El Concilio prosiguió, pero se fue dividiendo en dos bloques con una minoría de tradicionalistas que querían condenar los errores modernos y restablecer la disciplina y la mayoría que quería llevar adelante el proyecto de Juan XXIII. Esta división sigue presente aún hoy mientras el papa Francisco, a pesar de la persistente oposición minoritaria, busca aplicar en su amplitud el Concilio. También es cierto que “ninguna gran revolución se lleva a cabo de la noche a la mañana” (Faus); y por eso Francisco ha declarado: “El Concilio no ha sido aún plenamente comprendido, vivido y aplicado”.
“¿NOS FALTA CORAJE?”
Sin embargo, el fallecido cardenal Carlo Maria Martini, que en aquel tiempo no era aún obispo y por lo tanto no participó del Concilio, declaró en 1997 siendo presidente de los obispos europeos: ”Hace falta un nuevo Concilio para reflexionar sobre las reformas pendientes y las que han sido congeladas”. Al mismo cardenal de Milán antes de morir se le escapó este lamento: “la Iglesia está atrasada en 200 años. En Europa y Estados Unidos está cansada; nuestra cultura se ha envejecido, nuestros templos son grandes pero nuestras casas religiosas están vacías. ¿Nos falta coraje?”.

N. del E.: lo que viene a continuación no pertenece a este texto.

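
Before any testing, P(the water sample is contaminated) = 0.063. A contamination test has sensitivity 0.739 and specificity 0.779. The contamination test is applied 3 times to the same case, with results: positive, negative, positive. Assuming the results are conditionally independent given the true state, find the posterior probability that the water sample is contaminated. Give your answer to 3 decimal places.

Posterior P(H) ≈ 0.201

With H the event that the water sample is contaminated, the joint likelihood of the observed sequence is P(data|H) = 0.739·0.261·0.739 = 0.14254 and P(data|¬H) = 0.221·0.779·0.221 = 0.038047.
Bayes: P(H|data) = 0.063·0.14254 / (0.063·0.14254 + 0.937·0.038047) = 0.0089799/0.044630 = 0.2012.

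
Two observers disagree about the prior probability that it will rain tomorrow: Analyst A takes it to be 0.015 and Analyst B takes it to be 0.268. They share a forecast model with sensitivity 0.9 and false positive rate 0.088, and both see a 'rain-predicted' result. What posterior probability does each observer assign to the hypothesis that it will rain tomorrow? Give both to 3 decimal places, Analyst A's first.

The likelihood ratio for a 'rain-predicted' result is 0.9/0.088 = 10.227.
Analyst A: prior odds 0.015/0.985 = 0.015228; posterior odds 0.15575; posterior probability 0.135.
Analyst B: prior odds 0.268/0.732 = 0.36612; posterior odds 3.7444; posterior probability 0.789.

Analyst A: 0.135; Analyst B: 0.789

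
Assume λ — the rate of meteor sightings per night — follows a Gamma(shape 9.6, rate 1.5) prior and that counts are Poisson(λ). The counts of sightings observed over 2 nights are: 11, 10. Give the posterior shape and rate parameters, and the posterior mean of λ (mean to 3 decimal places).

The Poisson likelihood adds the total count to the shape and the number of exposure periods to the rate. Here ∑xᵢ = 21 and n = 2, so shape 9.6→30.6 and rate 1.5→3.5.
Posterior mean = shape/rate = 30.6/3.5 = 8.743.

Posterior: Gamma(shape=30.6, rate=3.5); mean ≈ 8.743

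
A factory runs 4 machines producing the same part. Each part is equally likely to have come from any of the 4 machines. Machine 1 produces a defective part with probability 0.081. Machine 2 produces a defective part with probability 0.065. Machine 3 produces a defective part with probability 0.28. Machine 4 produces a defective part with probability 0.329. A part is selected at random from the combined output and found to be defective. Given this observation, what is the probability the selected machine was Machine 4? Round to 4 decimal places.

Posterior probability ≈ 0.4358

Tabulate prior·likelihood by source: [1] prior 0.25, lik 0.081, product 0.02025; [2] prior 0.25, lik 0.065, product 0.01625; [3] prior 0.25, lik 0.28, product 0.07000; [4] prior 0.25, lik 0.329, product 0.08225.
Normalizing constant = 0.18875; the posterior for Machine 4 is its product over the sum, 0.08225/0.18875 = 0.4358.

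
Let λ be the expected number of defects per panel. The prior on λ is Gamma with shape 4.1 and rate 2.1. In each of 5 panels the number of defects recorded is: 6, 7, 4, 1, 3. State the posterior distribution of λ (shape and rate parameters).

The Poisson likelihood adds the total count to the shape and the number of exposure periods to the rate. Here ∑xᵢ = 21 and n = 5, so shape 4.1→25.1 and rate 2.1→7.1.

Posterior: Gamma(shape=25.1, rate=7.1)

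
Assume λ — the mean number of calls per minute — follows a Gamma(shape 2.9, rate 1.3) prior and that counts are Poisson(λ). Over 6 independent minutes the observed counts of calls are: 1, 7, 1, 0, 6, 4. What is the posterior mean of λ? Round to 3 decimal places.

Posterior mean ≈ 3.000

The Poisson likelihood adds the total count to the shape and the number of exposure periods to the rate. Here ∑xᵢ = 19 and n = 6, so shape 2.9→21.9 and rate 1.3→7.3.
Posterior mean = shape/rate = 21.9/7.3 = 3.000.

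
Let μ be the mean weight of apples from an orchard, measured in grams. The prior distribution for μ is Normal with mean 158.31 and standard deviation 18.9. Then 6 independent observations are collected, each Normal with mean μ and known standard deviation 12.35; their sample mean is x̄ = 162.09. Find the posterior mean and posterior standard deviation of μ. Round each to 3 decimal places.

With known σ, the Normal prior is conjugate. Weight on the data is w = (n/σ²)/(n/σ² + 1/τ₀²) = 0.0393385/(0.0393385+0.00279947) = 0.93356.
Posterior mean = w·x̄ + (1−w)·μ₀ = 0.93356·162.09 + 0.066436·158.31 = 161.839. Posterior variance = 1/(0.0393385+0.00279947) = 23.7316, so SD = 4.872.

Posterior mean ≈ 161.839; posterior SD ≈ 4.872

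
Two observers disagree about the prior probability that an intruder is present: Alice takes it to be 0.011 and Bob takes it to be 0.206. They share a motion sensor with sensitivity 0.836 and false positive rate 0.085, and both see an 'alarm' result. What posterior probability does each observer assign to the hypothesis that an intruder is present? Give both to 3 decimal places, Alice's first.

P('+'|H) = 0.836, P('+'|¬H) = 0.085.
Alice: numerator 0.836·0.011 = 0.0091960; evidence = 0.0091960+0.085·0.989 = 0.093261; posterior = 0.099.
Bob: numerator 0.836·0.206 = 0.17222; evidence = 0.17222+0.085·0.794 = 0.23971; posterior = 0.718.

Alice: 0.099; Bob: 0.718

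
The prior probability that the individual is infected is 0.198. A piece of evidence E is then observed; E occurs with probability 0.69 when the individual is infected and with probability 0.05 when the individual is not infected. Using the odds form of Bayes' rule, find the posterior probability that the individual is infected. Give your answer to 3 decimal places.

Posterior probability ≈ 0.773

Prior odds = 0.198/(1−0.198) = 0.24688.
Likelihood ratio for E = 0.69/0.05 = 13.800.
Posterior odds = prior odds × LR = 3.4070.
Posterior probability = odds/(1+odds) = 3.4070/4.4070 = 0.773.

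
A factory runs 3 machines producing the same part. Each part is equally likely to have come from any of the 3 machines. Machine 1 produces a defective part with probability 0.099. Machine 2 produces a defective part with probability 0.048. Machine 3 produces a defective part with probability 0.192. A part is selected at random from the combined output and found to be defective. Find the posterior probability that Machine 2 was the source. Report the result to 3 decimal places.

Tabulate prior·likelihood by source: [1] prior 0.333333, lik 0.099, product 0.03300; [2] prior 0.333333, lik 0.048, product 0.01600; [3] prior 0.333333, lik 0.192, product 0.06400.
Normalizing constant = 0.11300; the posterior for Machine 2 is its product over the sum, 0.01600/0.11300 = 0.142.

Posterior probability ≈ 0.142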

El papa Francisco recogió el guante inaugurando una nueva fase de la recepción del Concilio con un amplio proceso sinodal que busca concretar una Iglesia Pueblo de Dios dialogante, atenta a los signos de los tiempos , al servicio del Reino de Dios. Parecería que muchos no han entendido la importancia de este proceso; por eso Francisco estableció que el Sínodo de Obispos sobre sinodalidad tendrá dos sesiones: una del 4 al 29 de octubre del año próximo y la otra en octubre de 2024.

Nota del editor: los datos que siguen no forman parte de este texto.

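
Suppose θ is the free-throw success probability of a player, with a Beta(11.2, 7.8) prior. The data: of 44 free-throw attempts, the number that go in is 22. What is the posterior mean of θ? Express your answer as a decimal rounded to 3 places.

Posterior mean ≈ 0.527

The binomial likelihood is conjugate to the Beta prior: with 22 successes and 22 failures, the posterior is Beta(11.2+22, 7.8+22) = Beta(33.2, 29.8).
E[θ | data] = 33.2/(33.2+29.8) = 0.527.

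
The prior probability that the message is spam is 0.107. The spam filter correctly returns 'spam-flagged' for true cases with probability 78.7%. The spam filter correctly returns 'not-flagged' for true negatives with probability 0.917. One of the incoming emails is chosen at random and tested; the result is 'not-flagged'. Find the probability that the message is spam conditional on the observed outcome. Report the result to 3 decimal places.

Let H be the event that the message is spam. P(H) = 0.107, so P(¬H) = 0.893. With E the 'not-flagged' result, P(E|H) = 0.213 and P(E|¬H) = 0.917.
P(E) = 0.213·0.107 + 0.917·0.893 = 0.022791 + 0.81888 = 0.84167.
By Bayes' theorem, P(H|E) = 0.022791 / 0.84167 = 0.027.

P(H | E) ≈ 0.027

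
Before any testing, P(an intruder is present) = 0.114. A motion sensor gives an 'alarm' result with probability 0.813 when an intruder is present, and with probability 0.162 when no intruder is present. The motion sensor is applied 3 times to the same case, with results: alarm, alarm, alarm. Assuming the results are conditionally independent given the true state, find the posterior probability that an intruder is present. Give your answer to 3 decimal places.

Let H be the event that an intruder is present; start with P(H) = 0.114. P('alarm'|H) = 0.813, P('alarm'|¬H) = 0.162.
Update on result 1 ('alarm'): P(H) ← 0.813·0.1140 / (0.813·0.1140 + 0.162·0.8860) = 0.092682/0.23621 = 0.3924.
Update on result 2 ('alarm'): P(H) ← 0.813·0.3924 / (0.813·0.3924 + 0.162·0.6076) = 0.31899/0.41743 = 0.7642.
Update on result 3 ('alarm'): P(H) ← 0.813·0.7642 / (0.813·0.7642 + 0.162·0.2358) = 0.62128/0.65948 = 0.9421.

Posterior P(H) ≈ 0.942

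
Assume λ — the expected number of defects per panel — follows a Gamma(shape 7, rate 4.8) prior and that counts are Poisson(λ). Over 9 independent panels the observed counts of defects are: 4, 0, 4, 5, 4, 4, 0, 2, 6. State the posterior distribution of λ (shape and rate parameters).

Posterior: Gamma(shape=36, rate=13.8)

The Poisson likelihood adds the total count to the shape and the number of exposure periods to the rate. Here ∑xᵢ = 29 and n = 9, so shape 7→36 and rate 4.8→13.8.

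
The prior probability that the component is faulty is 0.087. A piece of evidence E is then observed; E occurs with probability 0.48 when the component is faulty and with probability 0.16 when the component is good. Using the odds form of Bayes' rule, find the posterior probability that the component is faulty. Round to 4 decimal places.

Posterior probability ≈ 0.2223

Prior odds = 0.087/(1−0.087) = 0.095290. In log-odds, ln(0.095290) = -2.3508.
Add log likelihood ratio: ln(3.0000) = 1.0986.
Posterior log-odds = -1.2522, so posterior odds = exp(-1.2522) = 0.28587. Converting, P(H|E) = 0.28587/1.2859 = 0.2223.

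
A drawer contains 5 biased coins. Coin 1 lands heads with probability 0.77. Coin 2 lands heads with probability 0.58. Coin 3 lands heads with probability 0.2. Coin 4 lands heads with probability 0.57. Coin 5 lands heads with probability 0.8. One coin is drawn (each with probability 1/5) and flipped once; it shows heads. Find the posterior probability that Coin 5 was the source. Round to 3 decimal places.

P(heads|C1) = 0.77; P(heads|C2) = 0.58; P(heads|C3) = 0.2; P(heads|C4) = 0.57; P(heads|C5) = 0.8.
Prior × likelihood for each source: 0.2·0.77=0.1540, 0.2·0.58=0.1160, 0.2·0.2=0.04000, 0.2·0.57=0.1140, 0.2·0.8=0.1600. Summing gives P(heads) = 0.58400.
P(Coin 5 | heads) = 0.1600 / 0.58400 = 0.274.

Posterior probability ≈ 0.274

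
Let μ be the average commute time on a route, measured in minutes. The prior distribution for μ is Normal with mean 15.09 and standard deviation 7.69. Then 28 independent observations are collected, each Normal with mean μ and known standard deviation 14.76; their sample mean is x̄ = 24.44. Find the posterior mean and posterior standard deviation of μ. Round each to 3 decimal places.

With known σ, the Normal prior is conjugate. Weight on the data is w = (n/σ²)/(n/σ² + 1/τ₀²) = 0.128524/(0.128524+0.0169101) = 0.88373.
Posterior mean = w·x̄ + (1−w)·μ₀ = 0.88373·24.44 + 0.11627·15.09 = 23.353. Posterior variance = 1/(0.128524+0.0169101) = 6.87595, so SD = 2.622.

Posterior mean ≈ 23.353; posterior SD ≈ 2.622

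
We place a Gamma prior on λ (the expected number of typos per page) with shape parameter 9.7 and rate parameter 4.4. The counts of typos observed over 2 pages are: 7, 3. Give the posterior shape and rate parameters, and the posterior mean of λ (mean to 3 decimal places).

Posterior: Gamma(shape=19.7, rate=6.4); mean ≈ 3.078

Total count ∑xᵢ = 10 over n = 2 pages.
Gamma is conjugate to the Poisson likelihood: posterior is Gamma(shape = 9.7+10 = 19.7, rate = 4.4+2 = 6.4).
Posterior mean = shape/rate = 19.7/6.4 = 3.078.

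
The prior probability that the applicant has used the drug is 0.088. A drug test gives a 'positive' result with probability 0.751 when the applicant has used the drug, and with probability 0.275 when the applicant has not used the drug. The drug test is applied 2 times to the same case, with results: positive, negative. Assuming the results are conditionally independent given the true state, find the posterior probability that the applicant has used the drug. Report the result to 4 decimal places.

Posterior P(H) ≈ 0.0830

Let H be the event that the applicant has used the drug; start with P(H) = 0.088. P('positive'|H) = 0.751, P('positive'|¬H) = 0.275.
Update on result 1 ('positive'): P(H) ← 0.751·0.0880 / (0.751·0.0880 + 0.275·0.9120) = 0.066088/0.31689 = 0.2086.
Update on result 2 ('negative'): P(H) ← 0.249·0.2086 / (0.249·0.2086 + 0.725·0.7914) = 0.051930/0.62573 = 0.0830.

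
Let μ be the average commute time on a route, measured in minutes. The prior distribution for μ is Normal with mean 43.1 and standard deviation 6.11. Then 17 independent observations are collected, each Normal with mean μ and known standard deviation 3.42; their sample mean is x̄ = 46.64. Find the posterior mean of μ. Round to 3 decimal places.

Posterior mean ≈ 46.576

With known σ, the Normal prior is conjugate. Weight on the data is w = (n/σ²)/(n/σ² + 1/τ₀²) = 1.45344/(1.45344+0.0267866) = 0.98190.
Posterior mean = w·x̄ + (1−w)·μ₀ = 0.98190·46.64 + 0.018096·43.1 = 46.576.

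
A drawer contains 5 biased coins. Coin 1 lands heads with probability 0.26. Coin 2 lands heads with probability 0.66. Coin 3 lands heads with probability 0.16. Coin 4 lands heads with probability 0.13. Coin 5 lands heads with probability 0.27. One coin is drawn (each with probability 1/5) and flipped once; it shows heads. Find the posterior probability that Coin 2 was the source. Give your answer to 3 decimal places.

Tabulate prior·likelihood by source: [1] prior 0.2, lik 0.26, product 0.05200; [2] prior 0.2, lik 0.66, product 0.1320; [3] prior 0.2, lik 0.16, product 0.03200; [4] prior 0.2, lik 0.13, product 0.02600; [5] prior 0.2, lik 0.27, product 0.05400.
Normalizing constant = 0.29600; the posterior for Coin 2 is its product over the sum, 0.1320/0.29600 = 0.446.

Posterior probability ≈ 0.446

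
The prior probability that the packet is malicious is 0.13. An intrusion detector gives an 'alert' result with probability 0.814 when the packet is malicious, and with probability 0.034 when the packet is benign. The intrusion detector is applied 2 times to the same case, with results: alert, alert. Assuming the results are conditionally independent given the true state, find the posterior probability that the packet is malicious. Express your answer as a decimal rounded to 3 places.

With H the event that the packet is malicious, the joint likelihood of the observed sequence is P(data|H) = 0.814·0.814 = 0.66260 and P(data|¬H) = 0.034·0.034 = 0.0011560.
Bayes: P(H|data) = 0.13·0.66260 / (0.13·0.66260 + 0.87·0.0011560) = 0.086137/0.087143 = 0.9885.

Posterior P(H) ≈ 0.988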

El papa Juan había dicho también: “La Iglesia es la casa de todos, pero especialmente de los pobres” y el obispo latinoamericano Helder Cámara se preguntaba al terminar el Concilio: “¿Seguiremos ahora transcurriendo el tiempo en discusiones sobre los problemas internos de la Iglesia, cuando los dos tercios de la humanidad padecen hambre?”.
También este desafío fue recogido por el papa Francisco con su constante compromiso social, sus dos grandes encíclicas (Laudato si, Fratelli tutti) y la propuesta universal de la opción preferencial por los pobres.